In Lake Imaging, LLC vs. Franciscan Alliance, the radiology group at Saint Margaret Mercy Health (now Franciscan Alliance) interpreted CT scans of a patient. The CT interpretations, allegedly, failed to recognize a subdural hematoma. A medical malpractice claim was filed against Franciscan Alliance and other healthcare providers. But, the radiology group, Lake Imaging, and the radiologists were not named as defendants. The case proceeded through the medical review panel. The panel found unanimously that the evidence did not support the conclusion that Franciscan failed to meet the applicable standard of care. The patient's family proceeded in court. In court, Franciscan filed a motion for summary judgment based on the panel opinion which found it did not deviate from the expected standard of care. The parties agreed summary judgment was appropriate except for the issue of Franciscan's liability for the radiologists (not employees) — if the radiologists did not meet the standard of care, then Franciscan did not meet the standard of care. This meant if Franciscan was liable, it would only be liable based on the actions of non-employed independent contractors. It could not be liable for its own actions or the actions of its actual employees under the summary judgment order. Because Franciscan had a contract with Lake Imaging for the provision of imaging services, and because the contract had an indemnity provision, Franciscan made a demand to Lake Imaging to indemnify it for the costs of the litigation. Lake Imaging refused to pay, and Franciscan sued. The question before the Court of Appeals was should Lake Imaging have to pay?
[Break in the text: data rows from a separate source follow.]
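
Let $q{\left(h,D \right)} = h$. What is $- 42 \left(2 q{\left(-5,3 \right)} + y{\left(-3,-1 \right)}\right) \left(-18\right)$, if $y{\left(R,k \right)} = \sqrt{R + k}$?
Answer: $-7560 + 1512 i \approx -7560.0 + 1512.0 i$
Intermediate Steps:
$- 42 \left(2 q{\left(-5,3 \right)} + y{\left(-3,-1 \right)}\right) \left(-18\right) = - 42 \left(2 \left(-5\right) + \sqrt{-3 - 1}\right) \left(-18\right) = - 42 \left(-10 + \sqrt{-4}\right) \left(-18\right) = - 42 \left(-10 + 2 i\right) \left(-18\right) = \left(420 - 84 i\right) \left(-18\right) = -7560 + 1512 i$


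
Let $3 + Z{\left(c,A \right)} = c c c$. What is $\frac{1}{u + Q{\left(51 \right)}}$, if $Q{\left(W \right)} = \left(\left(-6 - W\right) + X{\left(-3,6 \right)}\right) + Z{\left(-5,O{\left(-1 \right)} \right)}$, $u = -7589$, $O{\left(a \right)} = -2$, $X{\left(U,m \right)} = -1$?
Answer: $- \frac{1}{7775} \approx -0.00012862$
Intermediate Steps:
$Z{\left(c,A \right)} = -3 + c^{3}$ ($Z{\left(c,A \right)} = -3 + c c c = -3 + c^{2} c = -3 + c^{3}$)
$Q{\left(W \right)} = -135 - W$ ($Q{\left(W \right)} = \left(\left(-6 - W\right) - 1\right) + \left(-3 + \left(-5\right)^{3}\right) = \left(-7 - W\right) - 128 = -135 - W$)
$\frac{1}{u + Q{\left(51 \right)}} = \frac{1}{-7589 - 186} = \frac{1}{-7775} = - \frac{1}{7775}$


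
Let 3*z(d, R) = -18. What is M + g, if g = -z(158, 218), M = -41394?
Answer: -41388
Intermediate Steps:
z(d, R) = -6 (z(d, R) = (⅓)*(-18) = -6)
g = 6 (g = -1*(-6) = 6)
M + g = -41394 + 6 = -41388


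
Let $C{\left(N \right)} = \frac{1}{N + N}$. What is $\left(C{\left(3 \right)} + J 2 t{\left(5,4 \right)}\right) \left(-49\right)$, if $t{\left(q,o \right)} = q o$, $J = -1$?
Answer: $\frac{11711}{6} \approx 1951.8$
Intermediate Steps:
$t{\left(q,o \right)} = o q$
$C{\left(N \right)} = \frac{1}{2 N}$
$\left(C{\left(3 \right)} + J 2 t{\left(5,4 \right)}\right) \left(-49\right) = \left(\frac{1}{2 \cdot 3} + \left(-1\right) 2 \cdot 4 \cdot 5\right) \left(-49\right) = \left(\frac{1}{2} \cdot \frac{1}{3} - 40\right) \left(-49\right) = \left(\frac{1}{6} - 40\right) \left(-49\right) = \left(- \frac{239}{6}\right) \left(-49\right) = \frac{11711}{6}$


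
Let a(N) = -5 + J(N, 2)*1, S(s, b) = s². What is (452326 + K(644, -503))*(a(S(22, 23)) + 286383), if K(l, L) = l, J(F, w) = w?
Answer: 129721548600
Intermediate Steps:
a(N) = -3 (a(N) = -5 + 2*1 = -5 + 2 = -3)
(452326 + K(644, -503))*(a(S(22, 23)) + 286383) = (452326 + 644)*(-3 + 286383) = 452970*286380 = 129721548600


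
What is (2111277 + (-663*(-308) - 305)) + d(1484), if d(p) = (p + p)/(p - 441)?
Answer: 344961648/149 ≈ 2.3152e+6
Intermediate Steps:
d(p) = 2*p/(-441 + p) (d(p) = (2*p)/(-441 + p) = 2*p/(-441 + p))
(2111277 + (-663*(-308) - 305)) + d(1484) = (2111277 + (-663*(-308) - 305)) + 2*1484/(-441 + 1484) = (2111277 + (204204 - 305)) + 2*1484/1043 = (2111277 + 203899) + 2*1484*(1/1043) = 2315176 + 424/149 = 344961648/149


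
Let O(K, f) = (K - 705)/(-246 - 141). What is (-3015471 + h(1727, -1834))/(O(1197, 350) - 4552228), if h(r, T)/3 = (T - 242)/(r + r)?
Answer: 671796077499/1014159293752 ≈ 0.66242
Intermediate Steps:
O(K, f) = 235/129 - K/387 (O(K, f) = (-705 + K)/(-387) = (-705 + K)*(-1/387) = 235/129 - K/387)
h(r, T) = 3*(-242 + T)/(2*r) (h(r, T) = 3*((T - 242)/(r + r)) = 3*((-242 + T)/((2*r))) = 3*((-242 + T)*(1/(2*r))) = 3*((-242 + T)/(2*r)) = 3*(-242 + T)/(2*r))
(-3015471 + h(1727, -1834))/(O(1197, 350) - 4552228) = (-3015471 + (3/2)*(-242 - 1834)/1727)/((235/129 - 1/387*1197) - 4552228) = (-3015471 + (3/2)*(1/1727)*(-2076))/((235/129 - 133/43) - 4552228) = (-3015471 - 3114/1727)/(-164/129 - 4552228) = -5207721531/(1727*(-587237576/129)) = -5207721531/1727*(-129/587237576) = 671796077499/1014159293752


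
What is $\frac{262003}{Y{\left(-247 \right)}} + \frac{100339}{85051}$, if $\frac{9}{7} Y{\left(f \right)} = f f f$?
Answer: $\frac{1483380401686}{1281652485373} \approx 1.1574$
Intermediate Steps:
$Y{\left(f \right)} = \frac{7 f^{3}}{9}$ ($Y{\left(f \right)} = \frac{7 f f f}{9} = \frac{7 f^{2} f}{9} = \frac{7 f^{3}}{9}$)
$\frac{262003}{Y{\left(-247 \right)}} + \frac{100339}{85051} = \frac{262003}{\frac{7}{9} \left(-247\right)^{3}} + \frac{100339}{85051} = \frac{262003}{\frac{7}{9} \left(-15069223\right)} + 100339 \cdot \frac{1}{85051} = \frac{262003}{- \frac{105484561}{9}} + \frac{100339}{85051} = 262003 \left(- \frac{9}{105484561}\right) + \frac{100339}{85051} = - \frac{336861}{15069223} + \frac{100339}{85051} = \frac{1483380401686}{1281652485373}$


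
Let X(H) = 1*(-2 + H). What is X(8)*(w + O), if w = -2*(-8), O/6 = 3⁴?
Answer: 3012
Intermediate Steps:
X(H) = -2 + H
O = 486 (O = 6*3⁴ = 6*81 = 486)
w = 16
X(8)*(w + O) = (-2 + 8)*(16 + 486) = 6*502 = 3012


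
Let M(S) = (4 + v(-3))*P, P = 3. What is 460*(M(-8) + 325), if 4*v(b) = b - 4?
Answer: 152605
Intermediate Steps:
v(b) = -1 + b/4 (v(b) = (b - 4)/4 = (-4 + b)/4 = -1 + b/4)
M(S) = 27/4 (M(S) = (4 + (-1 + (¼)*(-3)))*3 = (4 + (-1 - ¾))*3 = (4 - 7/4)*3 = (9/4)*3 = 27/4)
460*(M(-8) + 325) = 460*(27/4 + 325) = 460*(1327/4) = 152605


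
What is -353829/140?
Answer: -50547/20 ≈ -2527.4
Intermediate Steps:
-353829/140 = -87*581/20 = -50547/20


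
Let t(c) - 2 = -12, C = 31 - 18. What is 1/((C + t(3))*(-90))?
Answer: -1/270 ≈ -0.0037037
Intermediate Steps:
C = 13
t(c) = -10 (t(c) = 2 - 12 = -10)
1/((C + t(3))*(-90)) = 1/((13 - 10)*(-90)) = 1/(3*(-90)) = 1/(-270) = -1/270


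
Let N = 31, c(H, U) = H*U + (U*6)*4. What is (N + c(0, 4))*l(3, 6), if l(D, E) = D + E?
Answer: 1143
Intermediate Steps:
c(H, U) = 24*U + H*U (c(H, U) = H*U + (6*U)*4 = H*U + 24*U = 24*U + H*U)
(N + c(0, 4))*l(3, 6) = (31 + 4*(24 + 0))*(3 + 6) = (31 + 4*24)*9 = (31 + 96)*9 = 127*9 = 1143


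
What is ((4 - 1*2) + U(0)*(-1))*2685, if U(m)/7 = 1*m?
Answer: 5370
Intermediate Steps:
U(m) = 7*m (U(m) = 7*(1*m) = 7*m)
((4 - 1*2) + U(0)*(-1))*2685 = ((4 - 1*2) + (7*0)*(-1))*2685 = ((4 - 2) + 0*(-1))*2685 = (2 + 0)*2685 = 2*2685 = 5370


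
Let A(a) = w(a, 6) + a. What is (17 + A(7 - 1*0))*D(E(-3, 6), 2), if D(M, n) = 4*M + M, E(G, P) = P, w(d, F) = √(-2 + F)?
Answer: 780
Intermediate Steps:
D(M, n) = 5*M
A(a) = 2 + a (A(a) = √(-2 + 6) + a = √4 + a = 2 + a)
(17 + A(7 - 1*0))*D(E(-3, 6), 2) = (17 + (2 + (7 - 1*0)))*(5*6) = (17 + (2 + (7 + 0)))*30 = (17 + (2 + 7))*30 = (17 + 9)*30 = 26*30 = 780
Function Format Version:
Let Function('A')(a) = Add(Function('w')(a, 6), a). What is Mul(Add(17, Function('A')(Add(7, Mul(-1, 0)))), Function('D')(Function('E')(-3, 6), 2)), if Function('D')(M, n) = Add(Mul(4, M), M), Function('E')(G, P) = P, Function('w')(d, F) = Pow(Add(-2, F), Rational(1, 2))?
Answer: 780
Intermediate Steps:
Function('D')(M, n) = Mul(5, M)
Function('A')(a) = Add(2, a) (Function('A')(a) = Add(Pow(Add(-2, 6), Rational(1, 2)), a) = Add(Pow(4, Rational(1, 2)), a) = Add(2, a))
Mul(Add(17, Function('A')(Add(7, Mul(-1, 0)))), Function('D')(Function('E')(-3, 6), 2)) = Mul(Add(17, Add(2, Add(7, Mul(-1, 0)))), Mul(5, 6)) = Mul(Add(17, Add(2, Add(7, 0))), 30) = Mul(Add(17, Add(2, 7)), 30) = Mul(Add(17, 9), 30) = Mul(26, 30) = 780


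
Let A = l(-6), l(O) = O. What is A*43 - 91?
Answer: -349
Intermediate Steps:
A = -6
A*43 - 91 = -6*43 - 91 = -258 - 91 = -349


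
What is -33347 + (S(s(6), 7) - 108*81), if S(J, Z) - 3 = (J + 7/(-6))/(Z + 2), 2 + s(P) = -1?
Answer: -2272993/54 ≈ -42092.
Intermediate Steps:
s(P) = -3 (s(P) = -2 - 1 = -3)
S(J, Z) = 3 + (-7/6 + J)/(2 + Z) (S(J, Z) = 3 + (J + 7/(-6))/(Z + 2) = 3 + (J + 7*(-⅙))/(2 + Z) = 3 + (J - 7/6)/(2 + Z) = 3 + (-7/6 + J)/(2 + Z))
-33347 + (S(s(6), 7) - 108*81) = -33347 + ((29/6 - 3 + 3*7)/(2 + 7) - 108*81) = -33347 + ((29/6 - 3 + 21)/9 - 8748) = -33347 + ((⅑)*(137/6) - 8748) = -33347 + (137/54 - 8748) = -33347 - 472255/54 = -2272993/54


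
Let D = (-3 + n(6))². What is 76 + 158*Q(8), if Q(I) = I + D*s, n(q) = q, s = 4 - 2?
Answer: 4184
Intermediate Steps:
s = 2
D = 9 (D = (-3 + 6)² = 3² = 9)
Q(I) = 18 + I (Q(I) = I + 9*2 = I + 18 = 18 + I)
76 + 158*Q(8) = 76 + 158*(18 + 8) = 76 + 158*26 = 76 + 4108 = 4184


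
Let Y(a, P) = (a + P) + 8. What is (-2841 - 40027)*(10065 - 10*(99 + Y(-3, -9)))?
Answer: -390741820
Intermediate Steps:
Y(a, P) = 8 + P + a (Y(a, P) = (P + a) + 8 = 8 + P + a)
(-2841 - 40027)*(10065 - 10*(99 + Y(-3, -9))) = (-2841 - 40027)*(10065 - 10*(99 + (8 - 9 - 3))) = -42868*(10065 - 10*(99 - 4)) = -42868*(10065 - 10*95) = -42868*(10065 - 950) = -42868*9115 = -390741820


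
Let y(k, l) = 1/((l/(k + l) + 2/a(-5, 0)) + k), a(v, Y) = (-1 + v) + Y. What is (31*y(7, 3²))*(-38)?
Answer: -56544/347 ≈ -162.95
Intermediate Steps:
a(v, Y) = -1 + Y + v
y(k, l) = 1/(-⅓ + k + l/(k + l)) (y(k, l) = 1/((l/(k + l) + 2/(-1 + 0 - 5)) + k) = 1/((l/(k + l) + 2/(-6)) + k) = 1/((l/(k + l) + 2*(-⅙)) + k) = 1/((l/(k + l) - ⅓) + k) = 1/((-⅓ + l/(k + l)) + k) = 1/(-⅓ + k + l/(k + l)))
(31*y(7, 3²))*(-38) = (31*(3*(7 + 3²)/(-1*7 + 2*3² + 3*7² + 3*7*3²)))*(-38) = (31*(3*(7 + 9)/(-7 + 2*9 + 3*49 + 3*7*9)))*(-38) = (31*(3*16/(-7 + 18 + 147 + 189)))*(-38) = (31*(3*16/347))*(-38) = (31*(3*(1/347)*16))*(-38) = (31*(48/347))*(-38) = (1488/347)*(-38) = -56544/347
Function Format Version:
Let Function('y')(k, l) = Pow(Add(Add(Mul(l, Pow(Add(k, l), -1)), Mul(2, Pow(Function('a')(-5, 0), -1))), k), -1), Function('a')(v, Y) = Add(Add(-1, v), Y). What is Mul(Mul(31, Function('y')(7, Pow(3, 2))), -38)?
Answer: Rational(-56544, 347) ≈ -162.95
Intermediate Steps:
Function('a')(v, Y) = Add(-1, Y, v)
Function('y')(k, l) = Pow(Add(Rational(-1, 3), k, Mul(l, Pow(Add(k, l), -1))), -1) (Function('y')(k, l) = Pow(Add(Add(Mul(l, Pow(Add(k, l), -1)), Mul(2, Pow(Add(-1, 0, -5), -1))), k), -1) = Pow(Add(Add(Mul(l, Pow(Add(k, l), -1)), Mul(2, Pow(-6, -1))), k), -1) = Pow(Add(Add(Mul(l, Pow(Add(k, l), -1)), Mul(2, Rational(-1, 6))), k), -1) = Pow(Add(Add(Mul(l, Pow(Add(k, l), -1)), Rational(-1, 3)), k), -1) = Pow(Add(Add(Rational(-1, 3), Mul(l, Pow(Add(k, l), -1))), k), -1) = Pow(Add(Rational(-1, 3), k, Mul(l, Pow(Add(k, l), -1))), -1))
Mul(Mul(31, Function('y')(7, Pow(3, 2))), -38) = Mul(Mul(31, Mul(3, Pow(Add(Mul(-1, 7), Mul(2, Pow(3, 2)), Mul(3, Pow(7, 2)), Mul(3, 7, Pow(3, 2))), -1), Add(7, Pow(3, 2)))), -38) = Mul(Mul(31, Mul(3, Pow(Add(-7, Mul(2, 9), Mul(3, 49), Mul(3, 7, 9)), -1), Add(7, 9))), -38) = Mul(Mul(31, Mul(3, Pow(Add(-7, 18, 147, 189), -1), 16)), -38) = Mul(Mul(31, Mul(3, Pow(347, -1), 16)), -38) = Mul(Mul(31, Mul(3, Rational(1, 347), 16)), -38) = Mul(Mul(31, Rational(48, 347)), -38) = Mul(Rational(1488, 347), -38) = Rational(-56544, 347)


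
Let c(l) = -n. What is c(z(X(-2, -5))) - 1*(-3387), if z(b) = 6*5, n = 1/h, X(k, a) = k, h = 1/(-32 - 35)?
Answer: 3454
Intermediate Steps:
h = -1/67 (h = 1/(-67) = -1/67 ≈ -0.014925)
n = -67 (n = 1/(-1/67) = -67)
z(b) = 30
c(l) = 67 (c(l) = -1*(-67) = 67)
c(z(X(-2, -5))) - 1*(-3387) = 67 - 1*(-3387) = 67 + 3387 = 3454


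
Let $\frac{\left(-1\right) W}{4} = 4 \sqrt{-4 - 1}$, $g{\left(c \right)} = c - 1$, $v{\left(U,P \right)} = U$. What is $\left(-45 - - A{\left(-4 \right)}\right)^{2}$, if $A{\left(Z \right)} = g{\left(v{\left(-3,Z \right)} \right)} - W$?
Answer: $1121 - 1568 i \sqrt{5} \approx 1121.0 - 3506.2 i$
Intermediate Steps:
$g{\left(c \right)} = -1 + c$ ($g{\left(c \right)} = c - 1 = -1 + c$)
$W = - 16 i \sqrt{5}$ ($W = - 4 \cdot 4 \sqrt{-4 - 1} = - 4 \cdot 4 \sqrt{-5} = - 4 \cdot 4 i \sqrt{5} = - 16 i \sqrt{5} \approx - 35.777 i$)
$A{\left(Z \right)} = -4 + 16 i \sqrt{5}$ ($A{\left(Z \right)} = \left(-1 - 3\right) - - 16 i \sqrt{5} = -4 + 16 i \sqrt{5}$)
$\left(-45 - - A{\left(-4 \right)}\right)^{2} = \left(-45 - \left(4 - 16 i \sqrt{5}\right)\right)^{2} = \left(-49 + 16 i \sqrt{5}\right)^{2}$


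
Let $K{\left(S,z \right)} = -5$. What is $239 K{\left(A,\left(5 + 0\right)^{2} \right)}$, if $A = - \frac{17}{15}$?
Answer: $-1195$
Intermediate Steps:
$A = - \frac{17}{15}$ ($A = \left(-17\right) \frac{1}{15} = - \frac{17}{15} \approx -1.1333$)
$239 K{\left(A,\left(5 + 0\right)^{2} \right)} = 239 \left(-5\right) = -1195$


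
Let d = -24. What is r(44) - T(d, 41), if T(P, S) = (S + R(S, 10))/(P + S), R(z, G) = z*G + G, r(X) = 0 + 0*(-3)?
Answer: -461/17 ≈ -27.118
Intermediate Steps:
r(X) = 0 (r(X) = 0 + 0 = 0)
R(z, G) = G + G*z (R(z, G) = G*z + G = G + G*z)
T(P, S) = (10 + 11*S)/(P + S) (T(P, S) = (S + 10*(1 + S))/(P + S) = (S + (10 + 10*S))/(P + S) = (10 + 11*S)/(P + S))
r(44) - T(d, 41) = 0 - (10 + 11*41)/(-24 + 41) = 0 - (10 + 451)/17 = 0 - 461/17 = -461/17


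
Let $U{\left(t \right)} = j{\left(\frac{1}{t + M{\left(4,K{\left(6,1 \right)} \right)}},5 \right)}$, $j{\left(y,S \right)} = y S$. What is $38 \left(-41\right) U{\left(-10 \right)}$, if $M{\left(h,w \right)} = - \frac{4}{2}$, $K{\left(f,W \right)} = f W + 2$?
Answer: $\frac{3895}{6} \approx 649.17$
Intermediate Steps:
$K{\left(f,W \right)} = 2 + W f$ ($K{\left(f,W \right)} = W f + 2 = 2 + W f$)
$M{\left(h,w \right)} = -2$ ($M{\left(h,w \right)} = \left(-4\right) \frac{1}{2} = -2$)
$j{\left(y,S \right)} = S y$
$U{\left(t \right)} = \frac{5}{-2 + t}$ ($U{\left(t \right)} = \frac{5}{t - 2} = \frac{5}{-2 + t}$)
$38 \left(-41\right) U{\left(-10 \right)} = 38 \left(-41\right) \frac{5}{-2 - 10} = - 1558 \frac{5}{-12} = - 1558 \cdot 5 \left(- \frac{1}{12}\right) = \left(-1558\right) \left(- \frac{5}{12}\right) = \frac{3895}{6}$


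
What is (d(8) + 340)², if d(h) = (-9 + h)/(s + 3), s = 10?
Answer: 19527561/169 ≈ 1.1555e+5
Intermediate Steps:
d(h) = -9/13 + h/13 (d(h) = (-9 + h)/(10 + 3) = (-9 + h)/13 = (-9 + h)*(1/13) = -9/13 + h/13)
(d(8) + 340)² = ((-9/13 + (1/13)*8) + 340)² = ((-9/13 + 8/13) + 340)² = (-1/13 + 340)² = (4419/13)² = 19527561/169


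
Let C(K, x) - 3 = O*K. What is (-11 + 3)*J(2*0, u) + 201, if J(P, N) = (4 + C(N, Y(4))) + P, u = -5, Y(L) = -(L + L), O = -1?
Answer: 105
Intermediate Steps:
Y(L) = -2*L
C(K, x) = 3 - K
J(P, N) = 7 + P - N (J(P, N) = (4 + (3 - N)) + P = (7 - N) + P = 7 + P - N)
(-11 + 3)*J(2*0, u) + 201 = (-11 + 3)*(7 + 2*0 - 1*(-5)) + 201 = -8*(7 + 0 + 5) + 201 = -8*12 + 201 = -96 + 201 = 105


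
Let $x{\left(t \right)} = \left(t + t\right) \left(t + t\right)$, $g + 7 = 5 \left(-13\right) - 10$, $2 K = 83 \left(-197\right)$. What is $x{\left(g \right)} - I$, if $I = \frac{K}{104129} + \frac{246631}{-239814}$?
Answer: $\frac{335831790316066}{12485796003} \approx 26897.0$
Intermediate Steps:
$K = - \frac{16351}{2}$ ($K = \frac{83 \left(-197\right)}{2} = \frac{1}{2} \left(-16351\right) = - \frac{16351}{2} \approx -8175.5$)
$g = -82$ ($g = -7 + \left(5 \left(-13\right) - 10\right) = -7 - 75 = -82$)
$x{\left(t \right)} = 4 t^{2}$ ($x{\left(t \right)} = 2 t 2 t = 4 t^{2}$)
$I = - \frac{13821019378}{12485796003}$ ($I = - \frac{16351}{2 \cdot 104129} + \frac{246631}{-239814} = \left(- \frac{16351}{2}\right) \frac{1}{104129} + 246631 \left(- \frac{1}{239814}\right) = - \frac{16351}{208258} - \frac{246631}{239814} = - \frac{13821019378}{12485796003} \approx -1.1069$)
$x{\left(g \right)} - I = 4 \left(-82\right)^{2} - - \frac{13821019378}{12485796003} = 4 \cdot 6724 + \frac{13821019378}{12485796003} = 26896 + \frac{13821019378}{12485796003} = \frac{335831790316066}{12485796003}$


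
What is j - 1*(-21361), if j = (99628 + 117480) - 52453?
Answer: 186016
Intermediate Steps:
j = 164655 (j = 217108 - 52453 = 164655)
j - 1*(-21361) = 164655 - 1*(-21361) = 164655 + 21361 = 186016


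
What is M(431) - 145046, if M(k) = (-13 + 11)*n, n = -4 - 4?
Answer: -145030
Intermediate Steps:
n = -8
M(k) = 16 (M(k) = (-13 + 11)*(-8) = -2*(-8) = 16)
M(431) - 145046 = 16 - 145046 = -145030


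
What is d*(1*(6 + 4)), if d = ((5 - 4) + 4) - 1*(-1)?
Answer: 60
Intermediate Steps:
d = 6 (d = (1 + 4) + 1 = 5 + 1 = 6)
d*(1*(6 + 4)) = 6*(1*(6 + 4)) = 6*(1*10) = 6*10 = 60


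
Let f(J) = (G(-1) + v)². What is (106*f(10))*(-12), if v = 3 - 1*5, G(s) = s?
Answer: -11448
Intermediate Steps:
v = -2 (v = 3 - 5 = -2)
f(J) = 9 (f(J) = (-1 - 2)² = (-3)² = 9)
(106*f(10))*(-12) = (106*9)*(-12) = 954*(-12) = -11448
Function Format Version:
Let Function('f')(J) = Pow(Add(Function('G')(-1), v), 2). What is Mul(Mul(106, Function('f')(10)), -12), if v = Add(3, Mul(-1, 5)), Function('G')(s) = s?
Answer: -11448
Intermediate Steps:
v = -2 (v = Add(3, -5) = -2)
Function('f')(J) = 9 (Function('f')(J) = Pow(Add(-1, -2), 2) = Pow(-3, 2) = 9)
Mul(Mul(106, Function('f')(10)), -12) = Mul(Mul(106, 9), -12) = Mul(954, -12) = -11448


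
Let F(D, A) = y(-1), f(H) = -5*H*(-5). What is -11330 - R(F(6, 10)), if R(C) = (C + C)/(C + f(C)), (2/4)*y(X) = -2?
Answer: -147291/13 ≈ -11330.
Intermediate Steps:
y(X) = -4 (y(X) = 2*(-2) = -4)
f(H) = 25*H
F(D, A) = -4
R(C) = 1/13 (R(C) = (C + C)/(C + 25*C) = (2*C)/((26*C)) = (2*C)*(1/(26*C)) = 1/13)
-11330 - R(F(6, 10)) = -11330 - 1*1/13 = -11330 - 1/13 = -147291/13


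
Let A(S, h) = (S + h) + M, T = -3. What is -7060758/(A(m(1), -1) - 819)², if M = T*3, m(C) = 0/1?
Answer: -7060758/687241 ≈ -10.274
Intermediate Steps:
m(C) = 0 (m(C) = 0*1 = 0)
M = -9 (M = -3*3 = -9)
A(S, h) = -9 + S + h (A(S, h) = (S + h) - 9 = -9 + S + h)
-7060758/(A(m(1), -1) - 819)² = -7060758/((-9 + 0 - 1) - 819)² = -7060758/(-10 - 819)² = -7060758/((-829)²) = -7060758/687241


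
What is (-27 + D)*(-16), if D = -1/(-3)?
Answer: 1280/3 ≈ 426.67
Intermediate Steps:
D = 1/3 (D = -1*(-1/3) = 1/3 ≈ 0.33333)
(-27 + D)*(-16) = (-27 + 1/3)*(-16) = -80/3*(-16) = 1280/3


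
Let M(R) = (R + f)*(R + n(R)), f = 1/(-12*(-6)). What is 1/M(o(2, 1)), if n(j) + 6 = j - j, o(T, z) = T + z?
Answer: -24/217 ≈ -0.11060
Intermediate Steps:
f = 1/72 ≈ 0.013889
n(j) = -6 (n(j) = -6 + (j - j) = -6 + 0 = -6)
M(R) = (-6 + R)*(1/72 + R) (M(R) = (R + 1/72)*(R - 6) = (1/72 + R)*(-6 + R) = (-6 + R)*(1/72 + R))
1/M(o(2, 1)) = 1/(-1/12 + (2 + 1)² - 431*(2 + 1)/72) = 1/(-1/12 + 3² - 431/72*3) = 1/(-1/12 + 9 - 431/24) = 1/(-217/24) = -24/217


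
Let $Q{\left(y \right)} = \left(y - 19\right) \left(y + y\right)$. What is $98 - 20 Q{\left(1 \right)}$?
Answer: $818$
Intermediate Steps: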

The appellate court said "no." It determined the indemnity claim had to be first determined by a medical review panel. Because the indemnity claim was based on malpractice, a medical review panel had to decide if there was a deviation in the standard of care by Lake Imaging and its radiologists before Franciscan could assert its indemnity claim. Franciscan argued an indemnity claim was not a malpractice claim. The court rejected that argument and found that, if the health care was at issue, it did not matter that a patient was not bringing the malpractice case. Franciscan also argued making it file a malpractice claim against Lake Imaging (because it was not a defendant in the malpractice case) created too many hurdles. For example, if a malpractice claim is filed on the day the statute expires (two years for a patient over the age of six), as is often the case, a hospital would not have time to know it had an indemnity contract and name the group in a malpractice claim. In this case, Franciscan only had two weeks to file a malpractice claim against Lake Imaging — that is, the claim was filed against Franciscan two weeks before the statute expired and under this new holding of the court that was not sufficient time. Franciscan noted the unfairness of making it immediately scour the patient's lengthy record, identify every physician who cared for the patient, and file a third-party complaint against each physician to preserve a contractual claim and, in simple terms, was not practical. The court, again, was not persuaded.

"If Franciscan did not want to be placed in that position it could have protected itself" the court said. How? By complying with the Sword case. Franciscan did not give meaningful notice at the time of admission for the patient to acknowledge that the provider of care was an independent contractor not subject to the control and supervision of the hospital. Because Franciscan "did not give [the family] notice that Lake Imaging would be providing radiology services," Franciscan was required to file the malpractice claim against Lake Imaging before proceeding with an indemnity claim. "By failing to give the notice, Franciscan gave up the benefit of the Sword defense and put itself in the position in which it found itself: facing vicarious liability for the negligence by Lake Imaging but with only two weeks to bring Lake Imaging into the case. If that was not enough time for Franciscan to "scour" the records of [the patient], it has only itself to blame."

So, it is critical that hospitals ensure they take every action available to inform patients that independent contractors are involved in their care. If not, and if the third party is not named in the initial malpractice action, the hospital must file its own malpractice action to preserve its right to indemnity from the third party, no matter how much time remains under the statute of limitations.

Katz Korin Cunningham recognizes the complications this case raises, and its health care litigation attorneys are more than willing to answer your questions and work with you to protect your interests. Katz Korin Cunningham believes the Hospital will ask for the appellate court to rehear the matter or the Indiana Supreme Court to review the appellate ruling. Given the procedural and legal implications, there are good arguments for the appellate court's decision to be overturned. Nevertheless, for the time it is the law, and it places additional burdens on hospitals making them liable for the actions or non-employees.